On Sun, Apr 14, 2019 at 11:57 PM Rainer Deyke via Boost < boost@lists.boost.org> wrote:
On 14.04.19 22:58, Emil Dotchevski via Boost wrote:
On Sun, Apr 14, 2019 at 12:53 PM Rainer Deyke via Boost < boost@lists.boost.org> wrote:
Yes, but the question was about the benefits of the never-empty guarantee. If the never-empty guarantee doesn't help with maintaining higher level invariants, then what benefit does it bring?
If the design allows for one more state, then that state must be
handled:
various functions in the program must check "is the object empty" and define behavior for that case. The benefit of the never-empty guarantee is that no checks are needed because the object may not be empty.

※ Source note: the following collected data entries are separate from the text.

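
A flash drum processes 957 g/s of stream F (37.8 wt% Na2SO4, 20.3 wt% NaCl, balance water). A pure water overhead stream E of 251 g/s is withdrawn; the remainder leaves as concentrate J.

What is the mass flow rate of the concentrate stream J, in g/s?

706 g/s

Concentrate = 957 − 251 = 706 g/s.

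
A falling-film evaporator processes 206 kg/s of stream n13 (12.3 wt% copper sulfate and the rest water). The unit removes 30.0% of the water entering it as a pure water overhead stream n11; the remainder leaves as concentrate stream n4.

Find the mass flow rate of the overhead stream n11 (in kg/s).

water entering = 206×0.877 = 180.66 kg/s; overhead removed = 0.300×180.66 = 54.199 kg/s.

54.2 kg/s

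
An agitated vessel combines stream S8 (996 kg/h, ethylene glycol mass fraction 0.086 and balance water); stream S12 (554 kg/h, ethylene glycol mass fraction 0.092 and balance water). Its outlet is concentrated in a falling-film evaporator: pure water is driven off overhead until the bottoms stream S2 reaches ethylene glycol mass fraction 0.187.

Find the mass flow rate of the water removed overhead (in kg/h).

819.4 kg/h

ethylene glycol entering = 996×0.086 + 554×0.092 = 136.62 kg/h.
All ethylene glycol reports to S2, so S2 = 136.62/0.187 = 730.61 kg/h.
Total feed = 1550 kg/h; overhead = 1550 − 730.61 = 819.39 kg/h.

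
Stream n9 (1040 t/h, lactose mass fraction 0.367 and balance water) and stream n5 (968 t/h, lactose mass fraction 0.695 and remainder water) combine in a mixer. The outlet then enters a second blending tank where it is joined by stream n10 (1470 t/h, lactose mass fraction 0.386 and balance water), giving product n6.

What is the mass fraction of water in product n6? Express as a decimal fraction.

0.534

Overall, product flow = 3478 t/h.
water in = 1040×0.633 + 968×0.305 + 1470×0.614 = 1856.1 t/h.
water fraction in n6 = 0.534.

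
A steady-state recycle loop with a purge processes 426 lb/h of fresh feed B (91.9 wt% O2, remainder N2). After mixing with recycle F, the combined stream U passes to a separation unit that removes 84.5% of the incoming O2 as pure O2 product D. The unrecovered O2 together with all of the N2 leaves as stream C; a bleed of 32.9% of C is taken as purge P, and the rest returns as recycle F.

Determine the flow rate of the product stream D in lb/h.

O2 in U: m_A = 426×0.919 + (1−0.329)·(1−0.845)·m_A, so m_A = 391.49/0.8960 = 436.94 lb/h.
Product D = 0.845×436.94 = 369.21 lb/h.

369.2 lb/h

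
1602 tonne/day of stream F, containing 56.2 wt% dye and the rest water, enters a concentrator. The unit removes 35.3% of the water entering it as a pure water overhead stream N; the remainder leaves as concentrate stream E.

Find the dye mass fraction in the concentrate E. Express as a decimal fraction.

dye is not removed: 1602×0.562 = 900.32 tonne/day of dye enters E.
water entering = 1602×0.438 = 701.68 tonne/day; overhead removed = 0.353×701.68 = 247.69 tonne/day.
Concentrate = 1602 − 247.69 = 1354.3 tonne/day.
Mass fraction = 900.32/1354.3 = 0.665.

0.665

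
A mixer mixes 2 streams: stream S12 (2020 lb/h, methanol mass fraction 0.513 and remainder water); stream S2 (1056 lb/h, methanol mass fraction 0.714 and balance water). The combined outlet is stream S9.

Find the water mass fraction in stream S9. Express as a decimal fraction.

Total flow out = 2020 + 1056 = 3076 lb/h.
water in = 2020×0.487 + 1056×0.286 = 1285.8 lb/h.
water mass fraction in S9 = 1285.8/3076 = 0.418.

0.418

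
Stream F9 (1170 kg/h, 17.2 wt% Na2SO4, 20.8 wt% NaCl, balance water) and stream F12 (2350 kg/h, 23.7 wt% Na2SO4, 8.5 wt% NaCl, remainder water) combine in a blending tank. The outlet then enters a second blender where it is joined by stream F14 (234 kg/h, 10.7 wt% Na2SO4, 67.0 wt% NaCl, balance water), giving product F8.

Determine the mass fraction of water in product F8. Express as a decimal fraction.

0.632

Overall, product flow = 3754 kg/h.
water in = 1170×0.620 + 2350×0.678 + 234×0.223 = 2370.9 kg/h.
water fraction in F8 = 0.632.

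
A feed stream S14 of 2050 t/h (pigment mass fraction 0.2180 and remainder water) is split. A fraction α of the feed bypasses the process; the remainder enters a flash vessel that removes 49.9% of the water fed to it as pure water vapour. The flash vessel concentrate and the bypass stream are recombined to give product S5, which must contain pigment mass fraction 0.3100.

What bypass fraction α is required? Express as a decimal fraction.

All 2050×0.218 = 446.9 t/h of pigment reaches S5, so S5 = 446.9/0.310 = 1441.6 t/h and vapour = 608.39 t/h.
The evaporator receives (1−α)·2050 of feed at 0.782 water and removes 0.499 of that water:
0.499×0.782×(1−α)×2050 = 608.39
(1−α) = 608.39/799.95 = 0.7605;  α = 0.2395.

0.239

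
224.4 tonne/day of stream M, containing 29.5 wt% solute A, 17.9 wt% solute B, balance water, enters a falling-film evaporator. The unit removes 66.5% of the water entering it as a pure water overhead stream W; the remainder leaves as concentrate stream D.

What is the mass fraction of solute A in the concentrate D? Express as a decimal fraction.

0.4537

solute A is not removed: 224.4×0.295 = 66.198 tonne/day of solute A enters D.
water entering = 224.4×0.526 = 118.03 tonne/day; overhead removed = 0.665×118.03 = 78.493 tonne/day.
Concentrate = 224.4 − 78.493 = 145.91 tonne/day.
Mass fraction = 66.198/145.91 = 0.4537.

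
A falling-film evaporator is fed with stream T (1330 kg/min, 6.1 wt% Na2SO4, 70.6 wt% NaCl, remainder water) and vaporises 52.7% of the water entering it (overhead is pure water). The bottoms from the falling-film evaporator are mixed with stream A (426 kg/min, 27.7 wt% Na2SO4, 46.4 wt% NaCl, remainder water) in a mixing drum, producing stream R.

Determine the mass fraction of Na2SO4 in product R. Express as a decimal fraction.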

No. A function is not required to check its invariants and preconditions. If a function is defined as taking a non-empty variant, then it is up to the caller to make sure the variant is not empty before passing it to the function.

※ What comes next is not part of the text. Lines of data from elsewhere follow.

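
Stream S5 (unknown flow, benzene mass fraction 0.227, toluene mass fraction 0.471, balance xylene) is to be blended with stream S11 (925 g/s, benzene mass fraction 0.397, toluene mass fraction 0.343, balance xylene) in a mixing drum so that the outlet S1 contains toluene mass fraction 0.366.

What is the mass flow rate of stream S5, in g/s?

202.6 g/s

Let S5 be the unknown flow. Total out = 925 + S5.
toluene balance: 317.28 + 0.471·S5 = 0.366·(925 + S5)
(0.471 − 0.366)·S5 = 0.366×925 − 317.28 = 21.275
S5 = 21.275 / 0.105 = 202.62 g/s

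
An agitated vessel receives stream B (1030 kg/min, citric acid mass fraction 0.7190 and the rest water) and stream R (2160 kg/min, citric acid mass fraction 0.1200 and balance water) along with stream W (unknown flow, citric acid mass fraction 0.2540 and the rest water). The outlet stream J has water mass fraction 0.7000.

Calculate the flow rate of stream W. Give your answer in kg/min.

Let W be the unknown flow. Total out = 3190 + W.
water balance: 2190.2 + 0.746·W = 0.700·(3190 + W)
(0.746 − 0.700)·W = 0.700×3190 − 2190.2 = 42.77
W = 42.77 / 0.046 = 929.78 kg/min

929.8 kg/min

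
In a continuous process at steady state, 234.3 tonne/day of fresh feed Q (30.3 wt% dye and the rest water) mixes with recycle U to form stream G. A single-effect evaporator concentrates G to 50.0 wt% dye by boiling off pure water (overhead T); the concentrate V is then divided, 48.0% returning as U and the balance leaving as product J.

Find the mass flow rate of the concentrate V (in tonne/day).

273 tonne/day

Overall dye balance (none leaves overhead): dye in fresh feed = dye in product, i.e. 234.3×0.303 = (1−0.480)·V·0.500.
V = 70.993/(0.500×0.520) = 273.05 tonne/day.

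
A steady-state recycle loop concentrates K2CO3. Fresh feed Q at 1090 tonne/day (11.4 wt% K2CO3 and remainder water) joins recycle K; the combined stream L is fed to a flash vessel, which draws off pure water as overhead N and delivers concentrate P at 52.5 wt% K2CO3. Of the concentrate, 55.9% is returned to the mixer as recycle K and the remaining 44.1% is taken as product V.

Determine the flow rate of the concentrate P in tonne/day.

Overall K2CO3 balance (none leaves overhead): K2CO3 in fresh feed = K2CO3 in product, i.e. 1090×0.114 = (1−0.559)·P·0.525.
P = 124.26/(0.525×0.441) = 536.7 tonne/day.

536.7 tonne/day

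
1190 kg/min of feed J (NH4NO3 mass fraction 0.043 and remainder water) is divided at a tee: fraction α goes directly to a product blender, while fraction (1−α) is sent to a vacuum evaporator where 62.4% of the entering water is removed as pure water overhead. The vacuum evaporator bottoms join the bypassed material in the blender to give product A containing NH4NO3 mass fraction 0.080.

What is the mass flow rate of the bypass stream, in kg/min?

268.4 kg/min

All 1190×0.043 = 51.17 kg/min of NH4NO3 reaches A, so A = 51.17/0.080 = 639.62 kg/min and vapour = 550.38 kg/min.
The evaporator receives (1−α)·1190 of feed at 0.957 water and removes 0.624 of that water:
0.624×0.957×(1−α)×1190 = 550.38
(1−α) = 550.38/710.63 = 0.7745;  α = 0.2255.
Bypass flow = 0.2255×1190 = 268.36 kg/min.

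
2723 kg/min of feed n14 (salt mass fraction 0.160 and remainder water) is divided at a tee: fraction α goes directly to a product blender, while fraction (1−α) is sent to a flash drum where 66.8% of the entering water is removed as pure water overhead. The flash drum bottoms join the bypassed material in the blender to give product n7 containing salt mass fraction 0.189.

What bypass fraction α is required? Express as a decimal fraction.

All 2723×0.160 = 435.68 kg/min of salt reaches n7, so n7 = 435.68/0.189 = 2305.2 kg/min and vapour = 417.81 kg/min.
The evaporator receives (1−α)·2723 of feed at 0.840 water and removes 0.668 of that water:
0.668×0.840×(1−α)×2723 = 417.81
(1−α) = 417.81/1527.9 = 0.2735;  α = 0.7265.

0.727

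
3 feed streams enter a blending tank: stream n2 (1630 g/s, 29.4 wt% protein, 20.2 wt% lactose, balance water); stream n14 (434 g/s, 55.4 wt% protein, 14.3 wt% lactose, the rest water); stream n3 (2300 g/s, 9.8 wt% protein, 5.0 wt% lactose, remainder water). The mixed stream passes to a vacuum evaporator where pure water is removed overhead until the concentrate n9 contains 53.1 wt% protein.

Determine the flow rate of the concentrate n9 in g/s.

protein entering = 1630×0.294 + 434×0.554 + 2300×0.098 = 945.06 g/s.
All protein reports to n9, so n9 = 945.06/0.531 = 1779.8 g/s.

1780 g/s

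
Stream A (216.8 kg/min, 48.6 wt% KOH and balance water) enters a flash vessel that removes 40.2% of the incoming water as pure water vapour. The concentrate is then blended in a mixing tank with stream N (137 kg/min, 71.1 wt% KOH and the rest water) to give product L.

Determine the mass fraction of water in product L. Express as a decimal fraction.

Vapour removed = 0.402×0.514×216.8 = 44.797 kg/min; concentrate = 172 kg/min.
water reaching the mixer = 66.638 (from concentrate) + 137×0.289 = 106.23 kg/min.
Product flow = 172 + 137 = 309 kg/min; water fraction = 0.344.

0.344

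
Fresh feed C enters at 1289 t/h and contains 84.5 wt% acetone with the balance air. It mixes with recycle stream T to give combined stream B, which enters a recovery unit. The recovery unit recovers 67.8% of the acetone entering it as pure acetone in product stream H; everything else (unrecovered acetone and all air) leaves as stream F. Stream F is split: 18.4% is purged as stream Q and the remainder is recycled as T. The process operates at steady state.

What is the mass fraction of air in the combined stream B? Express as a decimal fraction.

air enters only via C and leaves only via the purge: 1289×0.155 = 0.184×(air in F), and the recovery unit passes all air, so air in B = air in F = 1085.8 t/h.
acetone in B: m_A = 1289×0.845 + (1−0.184)·(1−0.678)·m_A, so m_A = 1089.2/0.7372 = 1477.4 t/h.
B = 1477.4 + 1085.8 = 2563.2 t/h.
air fraction in B = 1085.8/2563.2 = 0.4236.

0.4236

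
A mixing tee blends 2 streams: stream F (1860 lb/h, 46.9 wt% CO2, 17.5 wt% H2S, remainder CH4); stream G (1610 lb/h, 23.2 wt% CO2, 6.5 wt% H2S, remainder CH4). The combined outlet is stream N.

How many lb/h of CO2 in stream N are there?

1246 lb/h

CO2 out = CO2 in = 1860×0.469 + 1610×0.232 = 1245.9 lb/h.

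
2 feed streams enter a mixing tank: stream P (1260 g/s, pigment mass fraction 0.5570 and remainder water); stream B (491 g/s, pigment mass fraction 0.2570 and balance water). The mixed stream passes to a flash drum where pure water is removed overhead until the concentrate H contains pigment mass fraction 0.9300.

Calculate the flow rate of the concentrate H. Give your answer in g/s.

pigment entering = 1260×0.557 + 491×0.257 = 828.01 g/s.
All pigment reports to H, so H = 828.01/0.930 = 890.33 g/s.

890.3 g/s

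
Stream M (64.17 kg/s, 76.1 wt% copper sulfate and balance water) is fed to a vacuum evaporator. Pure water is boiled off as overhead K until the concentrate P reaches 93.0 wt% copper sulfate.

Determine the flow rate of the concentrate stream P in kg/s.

52.51 kg/s

copper sulfate is conserved: 64.17×0.761 = 48.833 kg/s all reports to the concentrate.
Concentrate = 48.833/(target fraction) = 52.509 kg/s.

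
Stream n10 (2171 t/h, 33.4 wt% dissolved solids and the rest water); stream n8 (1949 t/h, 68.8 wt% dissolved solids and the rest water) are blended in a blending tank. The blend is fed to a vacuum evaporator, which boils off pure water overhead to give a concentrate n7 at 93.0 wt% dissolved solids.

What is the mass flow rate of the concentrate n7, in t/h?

dissolved solids entering = 2171×0.334 + 1949×0.688 = 2066 t/h.
All dissolved solids reports to n7, so n7 = 2066/0.930 = 2221.5 t/h.

2222 t/h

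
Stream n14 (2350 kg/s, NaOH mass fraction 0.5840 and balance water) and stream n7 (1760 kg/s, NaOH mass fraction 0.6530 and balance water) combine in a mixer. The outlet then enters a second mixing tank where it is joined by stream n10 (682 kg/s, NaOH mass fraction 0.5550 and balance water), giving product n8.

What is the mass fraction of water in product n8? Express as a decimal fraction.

0.3948

Overall, product flow = 4792 kg/s.
water in = 2350×0.416 + 1760×0.347 + 682×0.445 = 1891.8 kg/s.
water fraction in n8 = 0.3948.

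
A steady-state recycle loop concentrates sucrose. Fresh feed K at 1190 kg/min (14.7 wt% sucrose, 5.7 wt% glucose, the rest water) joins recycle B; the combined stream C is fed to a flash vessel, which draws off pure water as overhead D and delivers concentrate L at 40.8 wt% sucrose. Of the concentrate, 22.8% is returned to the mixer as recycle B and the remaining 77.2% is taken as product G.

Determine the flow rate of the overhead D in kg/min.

Overall sucrose balance (none leaves overhead): sucrose in fresh feed = sucrose in product, i.e. 1190×0.147 = (1−0.228)·L·0.408.
L = 174.93/(0.408×0.772) = 555.38 kg/min.
Recycle B = 0.228×555.38 = 126.63 kg/min.
Combined feed C = 1190 + 126.63 = 1316.6 kg/min.
Overhead D = C − L = 1316.6 − 555.38 = 761.25 kg/min.

761.3 kg/min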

The point is, there will be checks, in various functions (e.g. in "the caller"), except if we know the state is impossible, A.K.A. the never-empty guarantee.

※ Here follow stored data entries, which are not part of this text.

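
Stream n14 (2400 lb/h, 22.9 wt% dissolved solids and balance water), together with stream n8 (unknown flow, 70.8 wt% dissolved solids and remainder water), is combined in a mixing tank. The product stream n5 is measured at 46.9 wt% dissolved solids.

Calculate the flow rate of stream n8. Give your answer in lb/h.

2410 lb/h

Let n8 be the unknown flow. Total out = 2400 + n8.
dissolved solids balance: 549.6 + 0.708·n8 = 0.469·(2400 + n8)
(0.708 − 0.469)·n8 = 0.469×2400 − 549.6 = 576
n8 = 576 / 0.239 = 2410 lb/h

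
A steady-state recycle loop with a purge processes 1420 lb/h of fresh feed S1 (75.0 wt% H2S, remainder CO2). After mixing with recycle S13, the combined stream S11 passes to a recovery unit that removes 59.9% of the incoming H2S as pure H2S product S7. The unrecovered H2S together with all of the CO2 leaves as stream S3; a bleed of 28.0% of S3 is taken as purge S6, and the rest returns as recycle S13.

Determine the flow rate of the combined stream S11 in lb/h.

CO2 enters only via S1 and leaves only via the purge: 1420×0.250 = 0.280×(CO2 in S3), and the recovery unit passes all CO2, so CO2 in S11 = CO2 in S3 = 1267.9 lb/h.
H2S in S11: m_A = 1420×0.750 + (1−0.280)·(1−0.599)·m_A, so m_A = 1065/0.7113 = 1497.3 lb/h.
S11 = 1497.3 + 1267.9 = 2765.2 lb/h.

2765 lb/h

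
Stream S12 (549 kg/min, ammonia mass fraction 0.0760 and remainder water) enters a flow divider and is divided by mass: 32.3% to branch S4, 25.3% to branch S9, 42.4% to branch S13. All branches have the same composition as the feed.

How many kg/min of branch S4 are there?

177.3 kg/min

Branch S4 flow = 0.323×549 = 177.33 kg/min.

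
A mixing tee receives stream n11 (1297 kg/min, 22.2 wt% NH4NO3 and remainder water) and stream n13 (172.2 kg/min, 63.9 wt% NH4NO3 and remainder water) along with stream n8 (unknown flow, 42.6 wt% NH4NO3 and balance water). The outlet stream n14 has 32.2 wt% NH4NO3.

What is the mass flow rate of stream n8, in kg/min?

Let n8 be the unknown flow. Total out = 1469.2 + n8.
NH4NO3 balance: 397.97 + 0.426·n8 = 0.322·(1469.2 + n8)
(0.426 − 0.322)·n8 = 0.322×1469.2 − 397.97 = 75.113
n8 = 75.113 / 0.104 = 722.24 kg/min

722.2 kg/min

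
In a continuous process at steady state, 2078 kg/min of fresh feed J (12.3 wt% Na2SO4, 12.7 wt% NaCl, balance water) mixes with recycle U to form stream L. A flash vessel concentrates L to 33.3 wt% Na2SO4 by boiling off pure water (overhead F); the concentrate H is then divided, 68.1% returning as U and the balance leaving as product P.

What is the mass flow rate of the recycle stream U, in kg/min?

Overall Na2SO4 balance (none leaves overhead): Na2SO4 in fresh feed = Na2SO4 in product, i.e. 2078×0.123 = (1−0.681)·H·0.333.
H = 255.59/(0.333×0.319) = 2406.1 kg/min.
Recycle U = 0.681×2406.1 = 1638.6 kg/min.

1639 kg/min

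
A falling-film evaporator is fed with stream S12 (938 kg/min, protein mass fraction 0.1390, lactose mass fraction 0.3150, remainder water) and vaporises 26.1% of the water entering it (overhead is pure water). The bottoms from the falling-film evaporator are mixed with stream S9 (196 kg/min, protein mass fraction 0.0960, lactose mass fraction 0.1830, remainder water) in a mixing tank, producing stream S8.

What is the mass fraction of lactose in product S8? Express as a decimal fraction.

0.3312

Vapour removed = 0.261×0.546×938 = 133.67 kg/min; concentrate = 804.33 kg/min.
lactose reaching the mixer = 295.47 (from concentrate) + 196×0.183 = 331.34 kg/min.
Product flow = 804.33 + 196 = 1000.3 kg/min; lactose fraction = 0.3312.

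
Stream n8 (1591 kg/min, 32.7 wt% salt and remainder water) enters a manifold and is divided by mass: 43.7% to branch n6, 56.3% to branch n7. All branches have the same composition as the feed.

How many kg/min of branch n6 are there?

695.3 kg/min

Branch n6 flow = 0.437×1591 = 695.27 kg/min.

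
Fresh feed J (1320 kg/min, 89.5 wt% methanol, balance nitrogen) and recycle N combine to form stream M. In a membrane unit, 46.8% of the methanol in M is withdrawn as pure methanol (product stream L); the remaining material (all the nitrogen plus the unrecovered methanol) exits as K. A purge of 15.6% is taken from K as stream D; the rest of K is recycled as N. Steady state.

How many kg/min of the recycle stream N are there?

nitrogen enters only via J and leaves only via the purge: 1320×0.105 = 0.156×(nitrogen in K), and the membrane unit passes all nitrogen, so nitrogen in M = nitrogen in K = 888.46 kg/min.
methanol in M: m_A = 1320×0.895 + (1−0.156)·(1−0.468)·m_A, so m_A = 1181.4/0.5510 = 2144.1 kg/min.
K = (1−0.468)×2144.1 + 888.46 = 2029.1 kg/min.
Recycle N = (1−0.156)×2029.1 = 1712.6 kg/min.

1713 kg/min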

If the function is a member of the same object as the variant and the object requires that the variant is non-empty as an invariant, then it is up to the other member functions of the object to maintain that invariant. In both cases the function can just assume that the variant is non-empty.
For someone to be able to assume, someone has to do the checking, or else we have the never-empty guarantee.